Mis à jour : févr. 26

Voici une recette un peu originale de risotto, pourtant très courante dans la région de Venise. Je l’ai souvent vue sur les cartes de restaurants, pendant mes nombreux voyages en Italie, mais ne l’avais jamais testée…et comme une très belle chicorée de Trévise s’est mise à me faire de l’œil et me désirer chez mon primeur préféré, il n’y avait plus qu’à me lancer dans l’aventure.

Le risotto pourrait être une forme de « gruau de riz » (base de recettes thérapeutiques, en diététique chinoise), version italienne. Cuit longtemps, avec son bon bouillon (maison, c’est encore mieux !) et dans cette recette, avec ce légume, la « Trévise », de nature fraiche, de saveur douce et amère, il aura une vertu légèrement détox (la saveur amère clarifie la chaleur et élimine l’humidité), soutenue par le pouvoir du riz de tonifier le Qi de la Rate et de nourrir les 5 organes. Lorsque les premiers rayons de soleil printaniers arrivent, voici un plat de rentrée dans la saison, qui va soutenir le Qi, tout en faisant un léger nettoyage de printemps, avec la saveur amère, fraiche et détoxifiante.
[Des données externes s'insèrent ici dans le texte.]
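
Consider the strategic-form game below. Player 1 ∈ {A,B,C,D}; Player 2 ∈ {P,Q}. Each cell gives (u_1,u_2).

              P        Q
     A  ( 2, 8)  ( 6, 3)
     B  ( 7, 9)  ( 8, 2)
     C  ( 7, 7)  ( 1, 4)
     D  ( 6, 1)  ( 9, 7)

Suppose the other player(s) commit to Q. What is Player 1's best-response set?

argmax u_1 = {D}

u_1(A vs Q) = 6
u_1(B vs Q) = 8
u_1(C vs Q) = 1
u_1(D vs Q) = 9
max payoff 9 at {D}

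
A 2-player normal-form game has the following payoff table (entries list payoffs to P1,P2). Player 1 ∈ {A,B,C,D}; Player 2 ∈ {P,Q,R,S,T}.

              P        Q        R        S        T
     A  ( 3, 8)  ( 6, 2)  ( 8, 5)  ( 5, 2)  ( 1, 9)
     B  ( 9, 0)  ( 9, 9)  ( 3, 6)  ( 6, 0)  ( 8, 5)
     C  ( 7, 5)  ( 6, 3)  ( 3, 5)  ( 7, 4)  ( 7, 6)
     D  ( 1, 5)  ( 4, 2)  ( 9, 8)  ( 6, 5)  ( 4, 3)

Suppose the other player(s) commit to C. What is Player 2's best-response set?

P2 best: {T}

u_2(P vs C) = 5
u_2(Q vs C) = 3
u_2(R vs C) = 5
u_2(S vs C) = 4
u_2(T vs C) = 6
max payoff 6 at {T}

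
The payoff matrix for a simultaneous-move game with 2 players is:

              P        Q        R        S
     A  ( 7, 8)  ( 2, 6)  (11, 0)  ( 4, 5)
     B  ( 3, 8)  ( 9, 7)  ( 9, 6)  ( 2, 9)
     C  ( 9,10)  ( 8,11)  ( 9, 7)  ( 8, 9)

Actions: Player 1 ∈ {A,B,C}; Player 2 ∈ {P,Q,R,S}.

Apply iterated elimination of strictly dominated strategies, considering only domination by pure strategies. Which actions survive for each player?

IESDS → P1:{B,C} P2:{P,Q,S}

P2 drop R (P beats it: A:8>0 B:8>6 C:10>7)
P1 drop A (C beats it: P:9>7 Q:8>2 S:8>4)
P1→{B,C} P2→{P,Q,S}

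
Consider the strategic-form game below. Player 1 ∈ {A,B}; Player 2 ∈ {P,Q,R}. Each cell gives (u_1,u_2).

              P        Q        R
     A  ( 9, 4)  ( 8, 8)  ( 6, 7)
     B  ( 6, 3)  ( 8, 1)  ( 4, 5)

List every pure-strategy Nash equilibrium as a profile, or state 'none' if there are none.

PSNE = {(A,Q)}

(A,P): not NE [P2→Q gives 8>4]
(A,Q): NE
(A,R): not NE [P2→Q gives 8>7]
(B,P): not NE [P1→A gives 9>6; P2→R gives 5>3]
(B,Q): not NE [P2→R gives 5>1]
(B,R): not NE [P1→A gives 6>4]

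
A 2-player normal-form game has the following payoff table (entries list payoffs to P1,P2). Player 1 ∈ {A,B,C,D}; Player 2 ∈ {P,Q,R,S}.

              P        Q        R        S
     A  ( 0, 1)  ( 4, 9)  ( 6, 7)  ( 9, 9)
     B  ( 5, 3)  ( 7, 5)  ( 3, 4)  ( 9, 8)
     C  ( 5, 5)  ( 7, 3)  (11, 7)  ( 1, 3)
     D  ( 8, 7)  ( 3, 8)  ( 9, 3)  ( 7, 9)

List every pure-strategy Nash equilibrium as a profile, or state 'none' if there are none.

(A,P): not NE [P1→D gives 8>0; P2→S gives 9>1]
(A,Q): not NE [P1→C gives 7>4]
(A,R): not NE [P1→C gives 11>6; P2→S gives 9>7]
(A,S): NE
(B,P): not NE [P1→D gives 8>5; P2→S gives 8>3]
(B,Q): not NE [P2→S gives 8>5]
(B,R): not NE [P1→C gives 11>3; P2→S gives 8>4]
(B,S): NE
(C,P): not NE [P1→D gives 8>5; P2→R gives 7>5]
(C,Q): not NE [P2→R gives 7>3]
(C,R): NE
(C,S): not NE [P1→B gives 9>1; P2→R gives 7>3]
(D,P): not NE [P2→S gives 9>7]
(D,Q): not NE [P1→C gives 7>3; P2→S gives 9>8]
(D,R): not NE [P1→C gives 11>9; P2→S gives 9>3]
(D,S): not NE [P1→B gives 9>7]

Nash profiles: (A,S), (B,S), (C,R)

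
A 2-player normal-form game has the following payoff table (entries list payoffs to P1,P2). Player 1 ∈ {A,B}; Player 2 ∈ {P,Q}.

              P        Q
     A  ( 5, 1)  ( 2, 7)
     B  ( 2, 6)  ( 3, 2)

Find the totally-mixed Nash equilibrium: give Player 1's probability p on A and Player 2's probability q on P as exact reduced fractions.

p=2/5, q=1/4

P1 indiff ⇒ q·5+(1-q)·2 = q·2+(1-q)·3 ⇒ q(3) = (1-q)(1) ⇒ q = 1/4
P2 indiff ⇒ p·1+(1-p)·6 = p·7+(1-p)·2 ⇒ p(-6) = (1-p)(-4) ⇒ p = 2/5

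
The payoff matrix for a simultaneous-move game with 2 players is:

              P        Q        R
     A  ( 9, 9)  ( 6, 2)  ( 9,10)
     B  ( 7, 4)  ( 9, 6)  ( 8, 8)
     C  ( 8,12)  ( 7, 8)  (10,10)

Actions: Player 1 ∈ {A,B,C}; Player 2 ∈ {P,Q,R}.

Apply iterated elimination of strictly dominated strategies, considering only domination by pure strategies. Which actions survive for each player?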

Risotto à la chicorée amère de Trévise

Pour 4 personnes : 400g de riz Arborio, 1 beau pied de chicorée de Trévise, 1,3 litre environ de bouillon de volaille (ou légumes), 1 oignon, 1 gousse d’ail, 1 verre de vin blanc sec, 50g de parmesan râpé, 20g de beurre, huile d’olive, sel, poivre


Laver la chicorée de Trévise, retirer la base blanche au coeur et les feuilles extérieures si elles sont trop dures et la couper en grosses lamelles.
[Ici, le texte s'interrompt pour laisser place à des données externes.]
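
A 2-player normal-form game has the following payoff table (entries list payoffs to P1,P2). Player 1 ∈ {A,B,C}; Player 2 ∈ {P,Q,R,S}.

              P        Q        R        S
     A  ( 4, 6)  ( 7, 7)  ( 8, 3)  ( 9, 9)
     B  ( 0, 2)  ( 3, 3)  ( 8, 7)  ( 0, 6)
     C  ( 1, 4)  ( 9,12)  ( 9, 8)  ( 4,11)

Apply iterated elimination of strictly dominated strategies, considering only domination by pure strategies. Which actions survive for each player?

P1 drop B (C beats it: P:1>0 Q:9>3 R:9>8 S:4>0)
P2 drop P (Q beats it: A:7>6 C:12>4)
P2 drop R (Q beats it: A:7>3 C:12>8)
P1→{A,C} P2→{Q,S}

IESDS → P1:{A,C} P2:{Q,S}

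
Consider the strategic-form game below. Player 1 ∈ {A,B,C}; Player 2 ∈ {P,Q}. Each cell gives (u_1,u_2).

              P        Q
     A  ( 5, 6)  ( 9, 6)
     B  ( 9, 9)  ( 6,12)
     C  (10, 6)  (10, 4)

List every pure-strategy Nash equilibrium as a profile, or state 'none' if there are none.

(A,P): not NE [P1→C gives 10>5]
(A,Q): not NE [P1→C gives 10>9]
(B,P): not NE [P1→C gives 10>9; P2→Q gives 12>9]
(B,Q): not NE [P1→C gives 10>6]
(C,P): NE
(C,Q): not NE [P2→P gives 6>4]

Nash profiles: (C,P)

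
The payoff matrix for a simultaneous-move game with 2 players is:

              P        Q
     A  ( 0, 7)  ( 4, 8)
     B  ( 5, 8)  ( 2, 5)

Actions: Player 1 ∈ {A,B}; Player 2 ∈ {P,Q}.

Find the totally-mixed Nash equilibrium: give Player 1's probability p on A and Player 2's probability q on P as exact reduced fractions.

P1 indiff ⇒ q·0+(1-q)·4 = q·5+(1-q)·2 ⇒ q(-5) = (1-q)(-2) ⇒ q = 2/7
P2 indiff ⇒ p·7+(1-p)·8 = p·8+(1-p)·5 ⇒ p(-1) = (1-p)(-3) ⇒ p = 3/4

(p,q) = (3/4, 2/7)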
Eplucher et hacher finement l’oignon.

Dans une casserole, faire réchauffer le bouillon maison ou l’eau avec 2 bouillons en cube. Le garder frissonnant au coin du feu.


Dans une cocotte, faire chauffer un peu d’huile d’olive et y faire blondir l’oignon et la gousse d’ail hachés. Rajouter la chicorée et la faire revenir 2 ou 3 minutes à feu vif.

Verser le riz et le faire revenir jusqu’à ce qu’il devienne translucide.

Ajouter le verre de vin blanc et faire chauffer en tournant jusqu’à évaporation complète.


Verser le bouillon chaud, louche après louche : rajouter une louche à la fois, tourner régulièrement avec une cuillère en bois et rajouter à nouveau une nouvelle louche, chaque fois que le bouillon a bien été absorbé par le riz. Cuire ainsi à petit feu, jusqu’à ce que le riz devienne tendre et onctueux, de 25 à 30mn. Perso, je le préfère un peu crémeux !

Rajouter à la fin le parmesan et le beurre. Rectifier l’assaisonnement si besoin.

Servir chaud saupoudré d’un peu de parmesan et d’un filet d’huile d’olive !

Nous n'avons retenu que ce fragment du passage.